12 Put on then, as God’s chosen ones, holy and beloved, compassionate hearts, kindness, humility, meekness, and patience, 13 bearing with one another and, if one has a complaint against another, forgiving each other; as the Lord has forgiven you, so you also must forgive.

In the passage before this one, the Apostle Pl spoke about putting away behavior and traits that had been part of the old self before Christ. He wants them to go into their closets, pull out all of the old clothes, and toss them in the trash. These are clothing articles like anger, wrath, malice, slander, obscene talk, and lying. They are to put off the old self wardrobe and put on the new self (new man) wardrobe. Now that they are in Christ, they have a new image to portray – the image of their creator. They need now to wear clothes befitting of who they are in Christ.

Who are they? They are “God’s chosen ones.” This is covenant language. As the nation Israel was chosen to be the covenant nation of God, so now anyone who is in Christ – no matter their race, ethnic heritage, or social status – they belong to the covenant people of God.

Now, as God’s chosen covenant people, they are “holy” and “beloved.” The point is not that the Colossian believers have achieved holiness and are of themselves lovable, but that in Christ – in becoming God’s chosen covenant people – they are set apart for holy purposes and receive the same status of Christ, namely, to be beloved children of God. Again, now that they have received such status, they are to put on clothing that reflects that status.
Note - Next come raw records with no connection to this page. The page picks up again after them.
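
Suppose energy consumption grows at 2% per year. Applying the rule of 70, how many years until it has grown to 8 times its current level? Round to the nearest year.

One doubling takes 70/2 = 35.00 years.
8 = 2^3, so 3 doublings → 105 years.

≈ 105 years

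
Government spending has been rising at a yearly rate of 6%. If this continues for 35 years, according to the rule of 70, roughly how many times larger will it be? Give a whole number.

70/6 ≈ 11.67 years per doubling.
35 years fits 3 doublings: 2^3 = 8.

≈ 8 times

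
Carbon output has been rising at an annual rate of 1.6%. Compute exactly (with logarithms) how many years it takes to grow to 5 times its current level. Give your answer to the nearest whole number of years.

t = ln(5) / ln(1 + 0.016) = 1.6094 / 0.015873 ≈ 101.39.
≈ 101 years.

101 years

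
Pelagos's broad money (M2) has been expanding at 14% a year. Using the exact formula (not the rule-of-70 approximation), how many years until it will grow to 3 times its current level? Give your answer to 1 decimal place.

8.4 years

t = ln(3) / ln(1 + 0.14) = 1.0986 / 0.131028 ≈ 8.38.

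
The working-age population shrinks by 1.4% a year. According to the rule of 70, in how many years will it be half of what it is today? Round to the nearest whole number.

Halving time ≈ 70 / 1.4 = 50.00 → 50 years.

50 years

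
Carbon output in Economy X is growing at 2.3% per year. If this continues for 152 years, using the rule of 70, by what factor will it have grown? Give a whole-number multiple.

70/2.3 ≈ 30.43 years per doubling.
152 years fits 5 doublings: 2^5 = 32.

roughly 32 times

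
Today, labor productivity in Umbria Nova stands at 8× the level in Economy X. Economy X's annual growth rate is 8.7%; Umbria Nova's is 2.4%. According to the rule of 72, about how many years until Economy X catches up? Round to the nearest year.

The growth-rate gap is 8.7% − 2.4% = 6.3 percentage points.
So the ratio between them halves every 72/6.3 ≈ 11.43 years.
An 8× gap closes after 3 halvings: 3 × 11.43 ≈ 34 years.

34 years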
What is that clothing?

For one thing, they are to put on compassionate hearts. They are to feel compassion, feel mercy and pity. They do not help someone in need out of guilt or out of obedience; rather they help because of truly caring for the individual(s).

They are to put on kindness. Like “hearts of compassion” the emphasis is on disposition. The kind person is a warm person, a generous person. He or she sincerely wants good for others and wants to help.

They are to put on humility. This is the same term used in Philippians 2:3: “Do nothing from selfish ambition or conceit, but in humility count others more significant than yourselves.” It is an attitude from which we are able to put the needs of others before ourselves.

Then there is meekness. This term can be a little difficult to get a handle on. Another translation is gentleness. Have you ever been in the presence of a celebrity or dignitary or some other status which you highly respected, and who treated you with sincere interest and respect? Not putting on a practiced show of respect but that which is real? “Why, you would have thought that I was somebody important!” That person possesses meekness or gentleness.

And then patience, also translated long-suffering. The following verse explains what is involved in patience: bearing with one another and, if one has a complaint against another, forgiving each other. Patience presupposes suffering of some form. It may be painful suffering or merely being inconvenienced; however great the degree, unpleasant circumstances are involved. In this case the circumstance has to do with relating to others in the church. Another epistle gives examples: “And we urge you, brothers, admonish the idle, encourage the fainthearted, help the weak, be patient with them all” (1 Thessalonians 5:14).

Be patient with everyone. Bear with their faults and frailties. And even in the case where someone has offended you so that you have a very real complaint – be forgiving. You have got to do this for a very simple, poignant reason. “The Lord has forgiven you.”


Compassion, kindness, humility, meekness, and patience – these traits form the church dress code. Let’s consider now the implications of such dress regulations.

It is who we are (what we wear) that distinguishes the church.

I titled the sermon “Church Dress Code” as opposed to “Christian Dress Code” to signify that the context of the passage is about how Christians within a church body are to relate to one another. We should show such traits outside the church. Jesus taught that we are to love our neighbor as ourselves and that everyone is our neighbor (Luke 10:25ff). But he also taught his disciples that it would be by their love for one another that they would be known as his disciples (cf. John 13:35).